Perlukah Merencanakan Pendidikan?
Setiap orang tua yang sadar akan pentingnya pendidikan pasti mempunyai jawaban yang seragam atas pertanyaan ini. Namun, untuk memperkuat jawaban ini akan saya beberkan tiga alasan utama mengapa perencanaan pendidikan ini perlu dan penting.
Setidaknya ada tiga alasan utama perlunya merencanakan pendidikan. Pertama, menghindari kemungkinan anak putus sekolah. Laporan tahunan UNICEF tahun 2012 mencatat sekira 42% anak di Pulau Jawa mengalami putus sekolah. Laporan tersebut menyatakan bahwa putus sekolah ini kebanyakan terjadi ketika masa transisi dari SD ke SMP.

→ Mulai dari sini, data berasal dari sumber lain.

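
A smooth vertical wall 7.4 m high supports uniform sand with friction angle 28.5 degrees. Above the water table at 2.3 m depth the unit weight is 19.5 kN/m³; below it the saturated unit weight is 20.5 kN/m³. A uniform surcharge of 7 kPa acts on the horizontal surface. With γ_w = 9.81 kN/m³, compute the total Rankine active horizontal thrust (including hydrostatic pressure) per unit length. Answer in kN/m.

K_a = tan²(45° − φ/2) = 0.3540.
γ' = 20.5 − 9.81 = 10.69 kN/m³. h₂ = H − d_w = 5.1 m.
σ'_h: at surface K_a·q = 2.478; at WT K_a(q+γd_w) = 18.35; at base K_a(q+γd_w+γ'h₂) = 37.65 kPa.
P₁ = ½(2.478+18.35)×2.3 = 23.95; P₂ = ½(18.35+37.65)×5.1 = 142.8; P_w = ½γ_w h₂² = 127.6.
Total = 23.95+142.8+127.6 = 294.3 kN/m.

294 kN/m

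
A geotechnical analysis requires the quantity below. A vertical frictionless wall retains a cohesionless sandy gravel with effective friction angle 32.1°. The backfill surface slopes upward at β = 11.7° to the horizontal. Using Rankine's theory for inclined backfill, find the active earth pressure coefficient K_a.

K_a = cos β · (cos β − √(cos²β − cos²φ)) / (cos β + √(cos²β − cos²φ)).
cos β = 0.9792, cos φ = 0.8471, √(cos²β − cos²φ) = 0.4912.
K_a = 0.9792 × (0.9792 − 0.4912)/(0.9792 + 0.4912) = 0.3250.

0.325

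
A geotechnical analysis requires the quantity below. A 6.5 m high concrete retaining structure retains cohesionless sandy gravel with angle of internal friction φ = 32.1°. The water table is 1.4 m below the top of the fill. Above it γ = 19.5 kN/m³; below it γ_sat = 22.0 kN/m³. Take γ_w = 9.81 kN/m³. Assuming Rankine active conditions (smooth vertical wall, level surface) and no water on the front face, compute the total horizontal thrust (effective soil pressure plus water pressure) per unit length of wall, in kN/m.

225 kN/m

K_a = tan²(45° − φ/2) = 0.3060.
γ' = 22.0 − 9.81 = 12.19 kN/m³. Depth below WT = 5.1 m.
σ'_h at WT = K_a γ d_w = 8.354 kPa; at base = 8.354 + K_a γ' × 5.1 = 27.38 kPa.
P₁ (0–1.4 m) = ½×8.354×1.4 = 5.848. P₂ (1.4–6.5 m) = ½(8.354+27.38)×5.1 = 91.11.
P_w = ½ γ_w h₂² = 0.5×9.81×5.1² = 127.6. Total = 5.848+91.11+127.6 = 224.5 kN/m.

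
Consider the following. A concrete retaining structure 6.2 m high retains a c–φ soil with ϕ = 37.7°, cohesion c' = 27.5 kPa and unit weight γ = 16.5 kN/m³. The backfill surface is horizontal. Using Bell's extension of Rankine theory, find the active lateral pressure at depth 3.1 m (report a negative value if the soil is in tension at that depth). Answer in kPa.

K_a = (1 − sin φ)/(1 + sin φ) = 0.2411.
σ_a = K_a γ z − 2c√K_a = 0.2411×16.5×3.1 − 2×27.5×0.4910 = -14.67 kPa.

-14.7 kPa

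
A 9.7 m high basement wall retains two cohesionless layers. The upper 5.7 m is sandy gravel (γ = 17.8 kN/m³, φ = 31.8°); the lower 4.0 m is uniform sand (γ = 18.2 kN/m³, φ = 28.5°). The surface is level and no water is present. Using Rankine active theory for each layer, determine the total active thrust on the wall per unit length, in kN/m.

K_a1 = tan²(45°−31.8°/2) = 0.3098; K_a2 = tan²(45°−28.5°/2) = 0.3540.
Layer 1: σ at base = K_a1 γ₁ h₁ = 31.43 kPa; P₁ = ½×31.43×5.7 = 89.58.
Layer 2: σ_v at top = γ₁h₁ = 101.5; σ_h top = K_a2×101.5 = 35.91; σ_h base = K_a2×(101.5+18.2×4.0) = 61.68.
P₂ = ½(35.91+61.68)×4.0 = 195.2. Total P_a = 89.58+195.2 = 284.8 kN/m.

285 kN/m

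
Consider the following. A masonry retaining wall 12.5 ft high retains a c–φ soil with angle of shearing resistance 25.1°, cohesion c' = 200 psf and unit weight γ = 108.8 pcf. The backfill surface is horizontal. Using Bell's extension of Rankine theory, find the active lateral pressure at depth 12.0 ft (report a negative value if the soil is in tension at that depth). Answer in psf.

K_a = (1 − sin φ)/(1 + sin φ) = 0.4043.
σ_a = K_a γ z − 2c√K_a = 0.4043×108.8×12.0 − 2×200×0.6358 = 273.5 psf.

274 psf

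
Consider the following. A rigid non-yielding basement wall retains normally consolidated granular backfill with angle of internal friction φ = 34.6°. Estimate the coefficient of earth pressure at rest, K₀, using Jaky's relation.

K₀ = 1 − sin φ' = 1 − sin 34.6° = 0.4322.

0.432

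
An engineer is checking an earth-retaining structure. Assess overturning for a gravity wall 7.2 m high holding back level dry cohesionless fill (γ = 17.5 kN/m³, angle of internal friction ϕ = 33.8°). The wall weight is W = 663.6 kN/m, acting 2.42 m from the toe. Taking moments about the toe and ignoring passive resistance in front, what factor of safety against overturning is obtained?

K_a = tan²(45° − 33.8°/2) = 0.2851.
P_a = ½K_aγH² = 0.5×0.2851×17.5×7.2² = 129.3 kN/m, acting at H/3 = 2.400 m above the base.
Overturning moment M_o = P_a × H/3 = 129.3 × 2.400 = 310.4.
Resisting moment M_r = W × 2.42 = 663.6 × 2.42 = 1606.
FS_overturning = M_r/M_o = 1606/310.4 = 5.174.

5.17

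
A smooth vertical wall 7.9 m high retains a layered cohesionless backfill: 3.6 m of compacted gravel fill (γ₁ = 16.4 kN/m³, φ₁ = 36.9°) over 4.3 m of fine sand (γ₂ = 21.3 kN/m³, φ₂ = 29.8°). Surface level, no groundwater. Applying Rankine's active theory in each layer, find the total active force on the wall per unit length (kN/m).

K_a1 = tan²(45°−36.9°/2) = 0.2497; K_a2 = tan²(45°−29.8°/2) = 0.3360.
Layer 1: σ at base = K_a1 γ₁ h₁ = 14.74 kPa; P₁ = ½×14.74×3.6 = 26.53.
Layer 2: σ_v at top = γ₁h₁ = 59.04; σ_h top = K_a2×59.04 = 19.84; σ_h base = K_a2×(59.04+21.3×4.3) = 50.62.
P₂ = ½(19.84+50.62)×4.3 = 151.5. Total P_a = 26.53+151.5 = 178.0 kN/m.

178 kN/m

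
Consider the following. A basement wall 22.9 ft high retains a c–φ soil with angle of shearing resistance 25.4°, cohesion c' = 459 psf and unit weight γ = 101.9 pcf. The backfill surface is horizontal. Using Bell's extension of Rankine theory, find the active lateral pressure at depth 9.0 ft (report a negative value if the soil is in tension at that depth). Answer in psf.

-214 psf

K_a = (1 − sin φ)/(1 + sin φ) = 0.3996.
σ_a = K_a γ z − 2c√K_a = 0.3996×101.9×9.0 − 2×459×0.6322 = -213.8 psf.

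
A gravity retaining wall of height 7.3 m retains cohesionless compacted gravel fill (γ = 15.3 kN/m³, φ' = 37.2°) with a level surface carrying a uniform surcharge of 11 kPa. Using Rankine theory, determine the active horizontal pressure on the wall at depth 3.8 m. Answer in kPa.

17.0 kPa

K_a = (1 − sin φ)/(1 + sin φ) = 0.2464.
σ_v = γz + q = 15.3 × 3.8 + 11 = 69.14 kPa.
σ_h = K_a σ_v = 0.2464 × 69.14 = 17.04 kPa.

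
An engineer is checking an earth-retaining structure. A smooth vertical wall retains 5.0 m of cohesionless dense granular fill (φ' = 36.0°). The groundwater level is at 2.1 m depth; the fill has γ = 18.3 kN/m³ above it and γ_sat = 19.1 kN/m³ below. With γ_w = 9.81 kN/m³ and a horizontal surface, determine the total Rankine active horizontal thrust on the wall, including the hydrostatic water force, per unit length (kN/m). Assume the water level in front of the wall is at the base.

K_a = tan²(45° − φ/2) = 0.2596.
γ' = 19.1 − 9.81 = 9.290 kN/m³. Depth below WT = 2.9 m.
σ'_h at WT = K_a γ d_w = 9.977 kPa; at base = 9.977 + K_a γ' × 2.9 = 16.97 kPa.
P₁ (0–2.1 m) = ½×9.977×2.1 = 10.48. P₂ (2.1–5.0 m) = ½(9.977+16.97)×2.9 = 39.08.
P_w = ½ γ_w h₂² = 0.5×9.81×2.9² = 41.25. Total = 10.48+39.08+41.25 = 90.80 kN/m.

90.8 kN/m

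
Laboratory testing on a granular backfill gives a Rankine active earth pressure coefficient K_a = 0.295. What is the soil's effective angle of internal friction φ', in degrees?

33.0°

K_a = tan²(45° − φ/2) ⇒ 45° − φ/2 = arctan(√0.295) = 28.51°.
φ = 2(45° − 28.51°) = 32.98°.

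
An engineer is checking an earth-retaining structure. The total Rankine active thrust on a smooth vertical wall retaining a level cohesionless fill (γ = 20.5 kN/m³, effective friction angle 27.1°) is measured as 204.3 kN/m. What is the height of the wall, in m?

K_a = 0.3741. P_a = ½ K_a γ H² ⇒ H = √(2P_a/(K_a γ)).
H = √(2×204.3/(0.3741×20.5)) = 7.300 m.

7.30 m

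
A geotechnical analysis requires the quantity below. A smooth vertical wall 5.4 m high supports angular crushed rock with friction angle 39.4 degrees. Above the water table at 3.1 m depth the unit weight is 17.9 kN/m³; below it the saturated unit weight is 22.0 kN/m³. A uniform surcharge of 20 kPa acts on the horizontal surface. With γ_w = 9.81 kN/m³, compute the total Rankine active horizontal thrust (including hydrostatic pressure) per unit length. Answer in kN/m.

K_a = tan²(45° − φ/2) = 0.2234.
γ' = 22.0 − 9.81 = 12.19 kN/m³. h₂ = H − d_w = 2.3 m.
σ'_h: at surface K_a·q = 4.469; at WT K_a(q+γd_w) = 16.87; at base K_a(q+γd_w+γ'h₂) = 23.13 kPa.
P₁ = ½(4.469+16.87)×3.1 = 33.07; P₂ = ½(16.87+23.13)×2.3 = 46.00; P_w = ½γ_w h₂² = 25.95.
Total = 33.07+46.00+25.95 = 105.0 kN/m.

105 kN/m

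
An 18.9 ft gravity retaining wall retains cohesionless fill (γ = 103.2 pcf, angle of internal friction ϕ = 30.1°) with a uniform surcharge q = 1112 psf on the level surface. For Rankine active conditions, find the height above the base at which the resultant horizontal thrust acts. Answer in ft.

7.98 ft

K_a = 0.3320.
Triangular part P₁ = ½K_aγH² = 6119 at H/3 = 6.300 ft; rectangular part P₂ = K_a q H = 6977 at H/2 = 9.450 ft.
ȳ = (P₁·6.300 + P₂·9.450)/(P₁+P₂) = 7.978 ft.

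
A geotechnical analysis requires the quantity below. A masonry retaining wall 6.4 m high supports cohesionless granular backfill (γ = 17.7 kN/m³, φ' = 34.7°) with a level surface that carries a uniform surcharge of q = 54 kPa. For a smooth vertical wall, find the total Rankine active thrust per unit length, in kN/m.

K_a = tan²(45° − φ/2) = 0.2745.
Soil triangle: ½ K_a γ H² = 0.5×0.2745×17.7×6.4² = 99.49 kN/m.
Surcharge rectangle: K_a q H = 0.2745×54×6.4 = 94.86 kN/m.
Total = 99.49 + 94.86 = 194.4 kN/m.

194 kN/m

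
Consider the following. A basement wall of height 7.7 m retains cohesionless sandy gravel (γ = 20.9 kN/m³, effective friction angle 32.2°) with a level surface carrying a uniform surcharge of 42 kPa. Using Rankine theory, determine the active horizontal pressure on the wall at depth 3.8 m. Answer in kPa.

K_a = (1 − sin φ)/(1 + sin φ) = 0.3047.
σ_v = γz + q = 20.9 × 3.8 + 42 = 121.4 kPa.
σ_h = K_a σ_v = 0.3047 × 121.4 = 37.00 kPa.

37.0 kPa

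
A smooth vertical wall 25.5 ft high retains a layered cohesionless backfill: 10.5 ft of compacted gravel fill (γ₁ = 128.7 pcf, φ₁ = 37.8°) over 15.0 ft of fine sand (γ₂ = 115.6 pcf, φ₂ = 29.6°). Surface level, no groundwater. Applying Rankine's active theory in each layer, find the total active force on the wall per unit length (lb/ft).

K_a1 = tan²(45°−37.8°/2) = 0.2400; K_a2 = tan²(45°−29.6°/2) = 0.3387.
Layer 1: σ at base = K_a1 γ₁ h₁ = 324.3 psf; P₁ = ½×324.3×10.5 = 1703.
Layer 2: σ_v at top = γ₁h₁ = 1351; σ_h top = K_a2×1351 = 457.8; σ_h base = K_a2×(1351+115.6×15.0) = 1045.
P₂ = ½(457.8+1045)×15.0 = 11270. Total P_a = 1703+11270 = 12970 lb/ft.

13000 lb/ft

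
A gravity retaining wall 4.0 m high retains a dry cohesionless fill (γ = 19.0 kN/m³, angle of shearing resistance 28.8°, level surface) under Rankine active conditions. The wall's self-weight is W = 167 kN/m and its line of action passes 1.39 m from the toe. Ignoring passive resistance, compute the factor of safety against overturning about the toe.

K_a = tan²(45° − 28.8°/2) = 0.3498.
P_a = ½K_aγH² = 0.5×0.3498×19.0×4.0² = 53.16 kN/m, acting at H/3 = 1.333 m above the base.
Overturning moment M_o = P_a × H/3 = 53.16 × 1.333 = 70.88.
Resisting moment M_r = W × 1.39 = 167 × 1.39 = 232.1.
FS_overturning = M_r/M_o = 232.1/70.88 = 3.275.

3.27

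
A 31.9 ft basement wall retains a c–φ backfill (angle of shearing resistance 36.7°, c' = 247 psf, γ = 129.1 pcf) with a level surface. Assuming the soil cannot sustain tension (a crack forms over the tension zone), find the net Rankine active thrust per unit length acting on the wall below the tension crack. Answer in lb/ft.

9580 lb/ft

K_a = 0.2519; √K_a = 0.5019.
Tension-crack depth z_c = 2c/(γ√K_a) = 2×247/(129.1×0.5019) = 7.625 ft.
σ_a at base = K_a γ H − 2c√K_a = 0.2519×129.1×31.9 − 2×247×0.5019 = 789.3 psf.
P_a = ½ × 789.3 × (H − z_c) = 0.5×789.3×24.28 = 9580 lb/ft.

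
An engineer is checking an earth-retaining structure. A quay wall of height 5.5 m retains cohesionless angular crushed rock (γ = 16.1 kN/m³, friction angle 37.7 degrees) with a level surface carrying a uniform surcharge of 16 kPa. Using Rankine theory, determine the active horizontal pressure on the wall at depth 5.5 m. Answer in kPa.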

Dalam laporan yang sama juga menyebutkan terdapat 2,3 juta anak usia 7 - 15 tahun yang tidak bersekolah. Ini merupakan angka yang cukup besar mengingat penduduk muda Indonesia selau meningkat dari tahun ke tahun. Melihat fenomena ini, penting bagi orang tua untuk mengupayakan keberlanjutan pendidikan anaknya, paling tidak memenuhi wajib belajar 9 tahun.